Monday, November 4, 2013

The Growing Value of Capital and the Decreasing Value of Labor

In the United States, the failure of wages to keep up with gains in productivity is a well-known phenomenon. The relative decline in wages began in the 1980s. Its cause has been attributed to growing automation and the outsourcing of work that accompanied globalization. A recent article in The Economist provides data that indicates that this is a quite general phenomenon that pertains to all developed countries and is relatively independent of social policies and labor regulations.

The article utilized OECD data from its member countries to indicate how labor’s share of the economy has fallen over the recent decades. Below are plotted labor costs as a percentage of GDP for a range of countries.



The four countries with a long history of economic development, the US, Britain, Germany, and Japan, all look quite similar from this perspective. South Korea and Mexico, more recent entries into the developed-nation category, have different starting points and different economic environments, but they also share in the decline of economic activity associated with labor. Labor’s share is falling even faster in those two nations.

The universality of this phenomenon suggests that something quite fundamental is at work; something that is inexorable and inevitable. Of the two suggested culprits, technology seems to be the dominant factor. Globalization certainly contributes, but the trends began before globalization became significant.

"The likeliest culprit is technology, which, the OECD estimates, accounts for roughly 80% of the drop in the labour share among its members."


Technology has made investments in capital more beneficial than investments in labor through ever improving ways to replace human labor with mechanical labor. The reach of labor-saving technology has moved into what were once well-paid, white-collar jobs. Computers and new methodologies have allowed for a large number of middle class jobs, as well as some professional work, to be automated or off-shored. The net effect is that economies preferentially create new jobs in lower-wage categories, and there is increasing income inequality within a country.

In the chart above, the mature economies tend to look nearly identical. However, each has provided a different response to this long-term situation by implementing social policies that supplement the incomes of the lower-wage workers by redistributing wealth. This is a noble and necessary response, but one senses that these can only be stopgap measures. It seems that a more fundamental response will be required.

We seem to be entering terrain that has been anticipated by science fiction writers for many decades. There is no real limit to the ability of capital to replace labor. It is difficult to conjure up physical manipulations that cannot be reproduced by a well-designed and well-programmed machine. There is no reason why a machine can’t perform complex surgeries more accurately and more efficiently than a skilled human. Is there logic that a human is capable of that cannot be reproduced by computer-based logic? It is not inconceivable that mankind could reach a stage where nearly all work is performed by a machine.

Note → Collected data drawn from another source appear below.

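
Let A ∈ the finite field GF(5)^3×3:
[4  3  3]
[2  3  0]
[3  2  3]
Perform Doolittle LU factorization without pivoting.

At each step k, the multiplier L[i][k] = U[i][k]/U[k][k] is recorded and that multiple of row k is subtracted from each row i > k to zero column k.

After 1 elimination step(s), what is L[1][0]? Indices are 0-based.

L[1][0] = 3

Step 1: pivot at (0,0) is 4.
  row1 ← row1 − (3)·row0  ⇒  L[1][0]=3, U row1=(0, 4, 1)
  row2 ← row2 − (2)·row0  ⇒  L[2][0]=2, U row2=(0, 1, 2)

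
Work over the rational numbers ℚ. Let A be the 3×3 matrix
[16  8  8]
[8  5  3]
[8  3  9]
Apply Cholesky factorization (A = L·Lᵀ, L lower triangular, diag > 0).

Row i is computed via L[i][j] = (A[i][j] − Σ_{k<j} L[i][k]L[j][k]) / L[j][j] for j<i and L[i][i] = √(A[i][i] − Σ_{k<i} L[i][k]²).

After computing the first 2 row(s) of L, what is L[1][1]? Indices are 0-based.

Step 1: L[0][0] = √(16) = 4.
  L[1][0] = (8) / L[0][0] = 2.
Step 2: L[1][1] = √(1) = 1.

L[1][1] = 1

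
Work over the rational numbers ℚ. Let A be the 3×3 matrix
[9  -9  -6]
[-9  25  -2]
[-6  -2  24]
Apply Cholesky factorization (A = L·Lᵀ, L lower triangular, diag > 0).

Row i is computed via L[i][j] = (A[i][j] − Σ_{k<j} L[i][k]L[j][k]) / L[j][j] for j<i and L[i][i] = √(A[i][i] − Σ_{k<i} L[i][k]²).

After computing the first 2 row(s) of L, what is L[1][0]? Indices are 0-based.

Step 1: L[0][0] = √(9) = 3.
  L[1][0] = (-9) / L[0][0] = -3.
Step 2: L[1][1] = √(16) = 4.

L[1][0] = -3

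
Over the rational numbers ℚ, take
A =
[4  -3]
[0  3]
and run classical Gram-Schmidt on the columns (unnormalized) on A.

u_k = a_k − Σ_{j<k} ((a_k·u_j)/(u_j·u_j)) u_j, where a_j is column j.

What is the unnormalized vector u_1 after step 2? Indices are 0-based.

u_1 = (0, 3)

Step 1: u_0 = a_0 = (4, 0).
Step 2: u_1 = a_1 − (-3/4)·u_0 = (0, 3).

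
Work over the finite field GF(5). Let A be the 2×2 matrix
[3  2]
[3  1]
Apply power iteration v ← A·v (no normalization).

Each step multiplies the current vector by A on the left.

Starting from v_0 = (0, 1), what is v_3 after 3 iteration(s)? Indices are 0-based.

v_3 = (3, 1)

v_0 = (0, 1).
v_1 = A·v_0 = (2, 1).
v_2 = A·v_1 = (3, 2).
v_3 = A·v_2 = (3, 1).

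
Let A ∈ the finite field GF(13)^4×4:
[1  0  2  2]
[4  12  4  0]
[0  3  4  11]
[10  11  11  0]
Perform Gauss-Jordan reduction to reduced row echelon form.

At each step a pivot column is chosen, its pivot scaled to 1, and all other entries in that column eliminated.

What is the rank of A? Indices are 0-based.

[1] R0 /= 1  ⇒  (1, 0, 2, 2)
     R1 -= 4·R0  ⇒  (0, 12, 9, 5)
     R3 -= 10·R0  ⇒  (0, 11, 4, 6)
[2] R1 /= 12  ⇒  (0, 1, 4, 8)
     R2 -= 3·R1  ⇒  (0, 0, 5, 0)
     R3 -= 11·R1  ⇒  (0, 0, 12, 9)
[3] R2 /= 5  ⇒  (0, 0, 1, 0)
     R0 -= 2·R2  ⇒  (1, 0, 0, 2)
     R1 -= 4·R2  ⇒  (0, 1, 0, 8)
     R3 -= 12·R2  ⇒  (0, 0, 0, 9)
[4] R3 /= 9  ⇒  (0, 0, 0, 1)
     R0 -= 2·R3  ⇒  (1, 0, 0, 0)
     R1 -= 8·R3  ⇒  (0, 1, 0, 0)

rank = 4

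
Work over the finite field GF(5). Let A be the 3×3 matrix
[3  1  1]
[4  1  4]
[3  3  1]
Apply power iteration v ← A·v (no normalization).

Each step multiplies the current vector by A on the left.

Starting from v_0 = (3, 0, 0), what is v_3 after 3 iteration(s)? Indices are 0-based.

v_3 = (0, 4, 3)

v_0 = (3, 0, 0).
v_1 = A·v_0 = (4, 2, 4).
v_2 = A·v_1 = (3, 4, 2).
v_3 = A·v_2 = (0, 4, 3).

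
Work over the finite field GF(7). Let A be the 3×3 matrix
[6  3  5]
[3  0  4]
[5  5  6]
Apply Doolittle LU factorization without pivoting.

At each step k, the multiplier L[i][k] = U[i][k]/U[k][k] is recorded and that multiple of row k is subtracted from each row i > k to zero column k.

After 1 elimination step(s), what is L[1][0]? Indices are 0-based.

L[1][0] = 4

k=0: U[0][0]=6
  eliminate (1,0): mult=4, new row 1: (0, 2, 5); set L[1][0]=4
  eliminate (2,0): mult=2, new row 2: (0, 6, 3); set L[2][0]=2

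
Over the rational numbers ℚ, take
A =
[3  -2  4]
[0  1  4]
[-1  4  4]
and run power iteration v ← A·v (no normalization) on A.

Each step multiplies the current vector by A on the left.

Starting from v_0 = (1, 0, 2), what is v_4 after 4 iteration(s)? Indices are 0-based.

v_4 = (1493, 1412, 1849)

v_0 = (1, 0, 2).
v_1 = A·v_0 = (11, 8, 7).
v_2 = A·v_1 = (45, 36, 49).
v_3 = A·v_2 = (259, 232, 295).
v_4 = A·v_3 = (1493, 1412, 1849).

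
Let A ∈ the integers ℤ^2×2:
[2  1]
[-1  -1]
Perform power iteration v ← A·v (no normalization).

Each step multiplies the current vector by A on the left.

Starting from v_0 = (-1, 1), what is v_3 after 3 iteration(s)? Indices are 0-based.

v_3 = (-3, 1)

v_0 = (-1, 1).
v_1 = A·v_0 = (-1, 0).
v_2 = A·v_1 = (-2, 1).
v_3 = A·v_2 = (-3, 1).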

It seems there is a form of "the tragedy of the commons" at work here. If it is in each business’s best interests to replace labor with capital investment, then each business will benefit—but only up to a point. Economies depend on having consumers for the products produced. Technology is eliminating the jobs and incomes of potential consumers. This trend can’t go on forever. Society will have to decide how it will deal with this.

Currently, societies are organized around the notion that a person earns his keep by working at a job. This assumes that there exist enough jobs for all those able and willing to work, and that the others are in a sufficient minority that they can be cared for by the majority. What happens if this assumption no longer holds? How does an economy continue to function?

One extreme end point would have machines producing all the goods that humans need. This would require a means for distributing those goods to individuals. How complicated could that be?

Another extreme might have society stepping in and deciding to implement a full-employment policy that might severely limit the utilization of machines in supplanting labor.

At either extreme, and at all points between, the issue of population management arises. How many people does a society need? How many people can a society tolerate? At what point are there more people than can be supported?

It is never too early to start worrying about a new problem.

1 comment:

  1. I realize this is an old post but I stumbled across it and wanted to comment, so I shall.

    The devaluation of labor, the exacerbation of income inequality, and the consolidation of wealth within a more and more powerful superclass all suggest a sort of musical chairs as we approach the post-scarcity world you describe.

    I fear that this superclass (and anyone they can recruit) will fail to give up this sort of wealth without our civilization undergoing a catastrophic reset of some sort. Greed is a powerful trait that is deeply rooted in our most primitive survival instincts and will prove exceedingly difficult to recalibrate on a broad social level.

    Much like an orphan that is adopted by a wealthy family I fear we will find ourselves sleeping next to a perfectly good bed for some time before things settle out.